Sahada futbol oynansın istiyorum. Maç başlamadan soyunma odasına iner, takımla konuşurum. Orada hakemlere denk geldiğimizde “Lüften adalet. Başka bir şey istemiyoruz” diyorum. Galatasaray maçında Pedro’ya verilmeyen penaltıdan sonra “Beni de konuşturdunuz ya” dedim! Her takım iyi futbol oynasın, hakem de maçı iyi yönetsin. O zaman herkes hakettiği yerde olacak. Aslında tüm başkanların istediği bu. Herkes aynı şeyden şikayet ediyorsa, o zaman sistemde bir sakatlık var. Herkes ‘VAR’ı konuşuyor. Orada ne konuşuluyor, bilinsin. Konuşmalar açıklansın.
"Zarar etmesi mümkün değil"
Düzgün yönetilen bir Süper Lig takımının matematiksel olarak zarar etmesi mümkün değil. Sezon sonu tabloyu daha net ortaya koyacağız.
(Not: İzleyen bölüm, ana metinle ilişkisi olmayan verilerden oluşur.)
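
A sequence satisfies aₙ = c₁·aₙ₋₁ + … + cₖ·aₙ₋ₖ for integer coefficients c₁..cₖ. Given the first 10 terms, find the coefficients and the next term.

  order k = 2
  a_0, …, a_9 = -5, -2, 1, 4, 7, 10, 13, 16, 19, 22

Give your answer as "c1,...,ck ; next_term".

2,-1 ; 25

  a_2 = 2·-2 + -1·-5 = 1
  a_3 = 2·1 + -1·-2 = 4
  a_4 = 2·4 + -1·1 = 7
  a_5 = 2·7 + -1·4 = 10
  a_6 = 2·10 + -1·7 = 13
  a_7 = 2·13 + -1·10 = 16
  a_8 = 2·16 + -1·13 = 19
  a_9 = 2·19 + -1·16 = 22
  a_10 = 2·22 + -1·19 = 25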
Sponsorlar, yayın gelirleri, performans paraları. Transferi düzgün yönetirsen, olur. Ben menacerliğe yüzde 5 verdim, tarihte hiç böyle bir şey yokmuş. Çok yorulduk. Başkan seçildiğimde 10 gün fabrikaya gidemedim. 15 gün kampta kaldım. Sabahlara kadar çalıştık, yemek yiyemedik. Saat farkları, pazarlıklar... “Menacerler benden korksun” demiştim. Çünkü ben uluslararası ticaret yapıyorum, burada komisyon yüzde 3’tür. Yüzde 10’lar, 15’ler havada uçuşuyor bu sektörde. Olmaz...
"Diego ağladı"
Son kazandığımız maçtan önce futbolculara kendi kariyer ve özel hayatımdan bahsetmiştim ‘pes etmemek’ üzerine... Maç sonunda Diego hüngür hüngür ağladı. Sonra bana yazdı: “Pes etmediğimizi size gösterdiğim için ağlıyorum...” O duyguyu birlikte yaşamak bambaşka, takım ruhu oluştu.